Perhaps the most obvious solution for political ignorance is to increase knowledge through education. Unfortunately, political knowledge has increased very little over the last sixty years, even as education levels have risen greatly. Increasing political knowledge through education turns out to be more difficult than it seems.
Political leaders have little incentive to use public schools to increase knowledge. They more often use public education to indoctrinate students in their own preferred ideology. Things might be different if voters effectively monitored education policy and rewarded elected officials for using public schools to increase political knowledge. But if the voters were that attentive, political ignorance would not be such a serious problem to begin with.
Some scholars argue that voters don’t need to know much about politics because they can rely on “information shortcuts” to make good decisions. A good example is “retrospective voting,” the idea that voters don’t need to follow the details of policy, but only need to know whether things are going well or badly. If things are looking up, they can reward the incumbents at election time. If not, they can vote the bums out, and the new set of bums will have a strong incentive to adopt better policies.
But effective use of information shortcuts often requires background knowledge that most of the electorate doesn’t have. In order to reward or punish incumbents effectively, it’s important to know which events they have control over, and which ones they don’t. Studies show that voters repeatedly reward and punish political leaders for events they have little control over. For instance, short-term economic trends are the main determinant of most electoral outcomes, even though incumbents have little control over them.

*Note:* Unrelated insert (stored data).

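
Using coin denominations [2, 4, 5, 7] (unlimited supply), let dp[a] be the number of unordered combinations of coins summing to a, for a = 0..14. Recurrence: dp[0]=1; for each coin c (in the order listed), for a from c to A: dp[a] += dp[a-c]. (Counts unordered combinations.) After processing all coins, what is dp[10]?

after  coin     0     1     2     3     4     5     6     7     8     9    10    11    12    13    14
          2     1     0     1     0     1     0     1     0     1     0     1     0     1     0     1
          4     1     0     1     0     2     0     2     0     3     0     3     0     4     0     4
          5     1     0     1     0     2     1     2     1     3     2     4     2     5     3     6
          7     1     0     1     0     2     1     2     2     3     3     4     4     6     5     8

4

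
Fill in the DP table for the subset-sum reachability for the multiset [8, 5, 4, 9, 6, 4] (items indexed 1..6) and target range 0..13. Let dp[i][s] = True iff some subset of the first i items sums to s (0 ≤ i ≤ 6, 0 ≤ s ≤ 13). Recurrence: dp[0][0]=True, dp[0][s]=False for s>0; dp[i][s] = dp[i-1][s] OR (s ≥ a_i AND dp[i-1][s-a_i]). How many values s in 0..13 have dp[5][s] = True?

10

i\s   0   1   2   3   4   5   6   7   8   9  10  11  12  13
  0   T   F   F   F   F   F   F   F   F   F   F   F   F   F
  1   T   F   F   F   F   F   F   F   T   F   F   F   F   F
  2   T   F   F   F   F   T   F   F   T   F   F   F   F   T
  3   T   F   F   F   T   T   F   F   T   T   F   F   T   T
  4   T   F   F   F   T   T   F   F   T   T   F   F   T   T
  5   T   F   F   F   T   T   T   F   T   T   T   T   T   T
  6   T   F   F   F   T   T   T   F   T   T   T   T   T   T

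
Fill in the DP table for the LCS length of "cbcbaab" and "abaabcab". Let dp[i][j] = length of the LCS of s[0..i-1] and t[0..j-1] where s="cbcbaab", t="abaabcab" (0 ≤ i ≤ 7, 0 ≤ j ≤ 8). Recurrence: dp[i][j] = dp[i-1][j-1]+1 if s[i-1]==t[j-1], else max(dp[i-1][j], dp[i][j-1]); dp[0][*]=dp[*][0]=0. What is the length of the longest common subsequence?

4

   ''  a  b  a  a  b  c  a  b
''  0  0  0  0  0  0  0  0  0
 c  0  0  0  0  0  0  1  1  1
 b  0  0  1  1  1  1  1  1  2
 c  0  0  1  1  1  1  2  2  2
 b  0  0  1  1  1  2  2  2  3
 a  0  1  1  2  2  2  2  3  3
 a  0  1  1  2  3  3  3  3  3
 b  0  1  2  2  3  4  4  4  4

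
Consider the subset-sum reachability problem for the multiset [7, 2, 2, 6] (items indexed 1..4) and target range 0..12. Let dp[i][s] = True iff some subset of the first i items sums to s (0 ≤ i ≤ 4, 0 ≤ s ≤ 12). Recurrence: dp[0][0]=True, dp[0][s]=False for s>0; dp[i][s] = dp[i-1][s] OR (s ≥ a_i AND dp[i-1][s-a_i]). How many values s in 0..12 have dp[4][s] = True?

9

i\s   0   1   2   3   4   5   6   7   8   9  10  11  12
  0   T   F   F   F   F   F   F   F   F   F   F   F   F
  1   T   F   F   F   F   F   F   T   F   F   F   F   F
  2   T   F   T   F   F   F   F   T   F   T   F   F   F
  3   T   F   T   F   T   F   F   T   F   T   F   T   F
  4   T   F   T   F   T   F   T   T   T   T   T   T   F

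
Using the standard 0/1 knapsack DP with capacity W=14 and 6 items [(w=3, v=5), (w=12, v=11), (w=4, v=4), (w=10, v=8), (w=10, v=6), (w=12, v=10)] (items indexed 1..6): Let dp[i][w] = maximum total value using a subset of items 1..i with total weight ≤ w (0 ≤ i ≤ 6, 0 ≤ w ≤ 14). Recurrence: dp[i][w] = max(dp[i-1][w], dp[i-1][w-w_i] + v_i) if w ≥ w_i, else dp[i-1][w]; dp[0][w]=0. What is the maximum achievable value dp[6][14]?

i\w   0   1   2   3   4   5   6   7   8   9  10  11  12  13  14
  0   0   0   0   0   0   0   0   0   0   0   0   0   0   0   0
  1   0   0   0   5   5   5   5   5   5   5   5   5   5   5   5
  2   0   0   0   5   5   5   5   5   5   5   5   5  11  11  11
  3   0   0   0   5   5   5   5   9   9   9   9   9  11  11  11
  4   0   0   0   5   5   5   5   9   9   9   9   9  11  13  13
  5   0   0   0   5   5   5   5   9   9   9   9   9  11  13  13
  6   0   0   0   5   5   5   5   9   9   9   9   9  11  13  13

13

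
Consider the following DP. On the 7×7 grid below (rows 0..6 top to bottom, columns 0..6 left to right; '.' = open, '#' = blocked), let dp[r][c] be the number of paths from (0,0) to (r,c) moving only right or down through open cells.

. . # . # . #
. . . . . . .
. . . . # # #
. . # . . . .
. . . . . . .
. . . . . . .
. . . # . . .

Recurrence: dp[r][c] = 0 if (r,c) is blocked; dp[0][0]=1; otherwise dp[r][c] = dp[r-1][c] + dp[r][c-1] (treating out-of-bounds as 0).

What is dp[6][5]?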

The problem of ignorance has no easy solution. But we can help alleviate it by limiting and decentralizing government. When people “vote with their feet” in the private sector or by choosing what state or local government they want to live in, they have better incentives to acquire information and evaluate it wisely, than when they vote at the ballot box. Most people spend far more time and effort seeking information when we choose what car or TV to buy, than when we choose the president of the United States. That is because the decision about the TV set is likely to actually make a difference, whereas the one on the presidency has only a miniscule probability of doing so. By cutting back government, we can empower people to make more choices in the private sector, where people have better incentives to become informed. Similarly, political decentralization enables people to make more decisions by voting with their feet between different state or local governments.
Political ignorance also strengthens the case for judicial review. The biggest objection to judicial overruling of laws is that it is undemocratic and goes against the will of the people. But in a world of widespread political ignorance, many of the laws invalidated by judges are likely to be ones the voters don’t even know about or don’t understand. That diminishes the extent to which judicial review undercuts popular control of government. Moreover, by enforcing constitutional limits on federal power, and taking some questions (such as free speech and religion) off the political agenda entirely, judicial review can actually empower the people by enabling us to make more decisions through foot-voting instead of at the ballot box.
Political ignorance is certainly not the only factor we should consider in deciding the role of government in society. It is also far from the only relevant consideration in assessing the proper scope of judicial review. But it should play a much bigger role in public policy debates than it has so far.